Thomas ist in schlechter Gesellschaft und sein Vater ist auch kein gutes Vorbild für Alkoholfreiheit“, versuchte sie das Verhalten ihres Sohnes zu entschuldigen.

Komatrinken kommt in allen Gesellschaftsschichten vor“, beruhigte ich sie.

Mein Gott, jetzt fing ich schon an zu reden wie ein Dozent an der Uni.

Wie geht es dir?“, fragte ich sie und überspielte meine Unsicherheit.

Kurze Erinnerungsfetzen an meinen Vater, Professor.Dr.Dr. Reifenberg, überdeckten die farbig duftenden Bilder an meine damalige Freundin. Ich sehe sein immer glattrasiertes Gesicht direkt vor mir. „Diese Claudia ist nichts für dich. Sie passt nicht in unsere Familie. Eine Verkäuferin und ein angehender Arzt, undenkbar“, hatte er bei jeder Gelegenheit verkündet.

In meiner damals naiven Art hatte ich ihm geglaubt und mich von Claudia getrennt.

Oder war der wahre Grund der Verlust seiner Anerkennung? Selbst aus meiner zweiundvierzigjährigen Sicht fiel mir eine Beurteilung der damaligen Geschehnisse schwer.

Claudias Antwort auf meine Frage riss mich aus meinen Gedanken. „Ich schlage mich so durchs Leben. Jürgen und ich sind seit einem Jahr geschieden.“

Das Karussell meiner Erinnerungen drehte sich wieder.

Jürgen Mergent, einst mein bester Freund und Kommilitone.

Zu wenig studiert, zu viel gefeiert, zu viel getrunken.

Nach dem Ende meiner Beziehung mit Claudia hatte er sich sofort an sie rangemacht, als hätte er nur auf diese Gelegenheit gewartet. Kurze Zeit darauf brach er das Studium ab. Die Beiden heirateten, und wanderten nach Australien aus.

Australien war wohl nicht der große Wurf?“, vermutete ich.

Claudias traurige Augen sprachen Bände.

Ich war bei unserer Hochzeit schon im dritten Monat schwanger und mit einem Baby und einem Alkoholiker in Australien ein neues Leben anzufangen, war von Anfang an zum Scheitern verurteilt.“

Ein flaues Gefühl machte sich in meinem Magen breit und meine Gedanken rotierten. Jürgen und Claudia hatten sehr schnell geheiratet, und wenn sie bei der Hochzeit schon im dritten Monat schwanger war, konnte es sein dass...?

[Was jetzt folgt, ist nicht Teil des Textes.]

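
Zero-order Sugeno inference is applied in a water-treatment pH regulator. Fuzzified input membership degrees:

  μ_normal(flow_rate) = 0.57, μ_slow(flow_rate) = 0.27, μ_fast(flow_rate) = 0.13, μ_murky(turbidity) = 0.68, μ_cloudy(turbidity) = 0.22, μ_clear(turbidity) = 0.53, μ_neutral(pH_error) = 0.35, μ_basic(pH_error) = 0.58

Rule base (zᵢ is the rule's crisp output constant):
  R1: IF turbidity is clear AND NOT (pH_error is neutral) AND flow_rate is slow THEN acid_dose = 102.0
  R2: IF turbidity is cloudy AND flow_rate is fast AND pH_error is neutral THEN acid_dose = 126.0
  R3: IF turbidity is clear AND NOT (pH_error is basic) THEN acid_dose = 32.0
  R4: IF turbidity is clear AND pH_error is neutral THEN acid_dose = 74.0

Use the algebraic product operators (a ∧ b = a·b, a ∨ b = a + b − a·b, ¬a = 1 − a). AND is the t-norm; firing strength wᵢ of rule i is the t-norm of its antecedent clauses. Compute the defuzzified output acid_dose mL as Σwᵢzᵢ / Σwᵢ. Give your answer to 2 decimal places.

R1 (z=102.0): clear=0.53, ¬neutral=1−0.35=0.65, slow=0.27; AND[a·b] → w = 0.0930
R2 (z=126.0): cloudy=0.22, fast=0.13, neutral=0.35; AND[a·b] → w = 0.0100
R3 (z=32.0): clear=0.53, ¬basic=1−0.58=0.42; AND[a·b] → w = 0.2226
R4 (z=74.0): clear=0.53, neutral=0.35; AND[a·b] → w = 0.1855
Weighted average = (0.0930·102.0 + 0.0100·126.0 + 0.2226·32.0 + 0.1855·74.0) / (0.0930 + 0.0100 + 0.2226 + 0.1855)
  = 31.5990 / 0.5111 = 61.82

61.82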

Kann ich irgendetwas für dich tun?“, fragte ich aus meiner aufdämmernden Erkenntnis heraus.

Nein danke, du hast schon genug getan. Kann ich Thomas morgen abholen?“, fragte sie und kreuzte die Arme. Ihre ganze Körperhaltung drückte den Abstand der Jahre aus.

Morgen Mittag wird er wohl wieder auf den Beinen sein“, antwortete ich.

Tausend Fragen an Claudia schossen mir durch den Kopf.

Ich stellte keine.

Ich hätte ihr meine private Telefonnummer geben können, doch ich tat es nicht.

Gut, ich komme ihn dann abholen“, sagte sie, stand auf, strich ihr Kleid glatt und öffnete die Tür.

Ich hab dann keinen Dienst“, flüsterte ich zu mir selbst, denn Claudia war schon längst gegangen.

Wir hatten bei Thomas natürlich eine Blutprobe entnommen und über einen Vaterschaftstest würde ich mir Gewissheit verschaffen können.

Wollte ich das?

Meine Hände fingen an zu zittern und in meinem Kopf vermischten sich Vergangenheit, Gegenwart und Zukunft zu einem milchigen Brei.

Meine Augen suchten die Umhängetasche an der Garderobe; meine Hände holten die Flasche heraus und schrauben den Deckel ab; durch meine Kehle brannte sich die hochprozentige Flüssigkeit ihren Weg zu meinen Eingeweiden.

Erleichtert stellte ich fest, wie der Alkohol Vergangenes und Zukünftiges wegspülte und nur noch das Jetzt übrig ließ.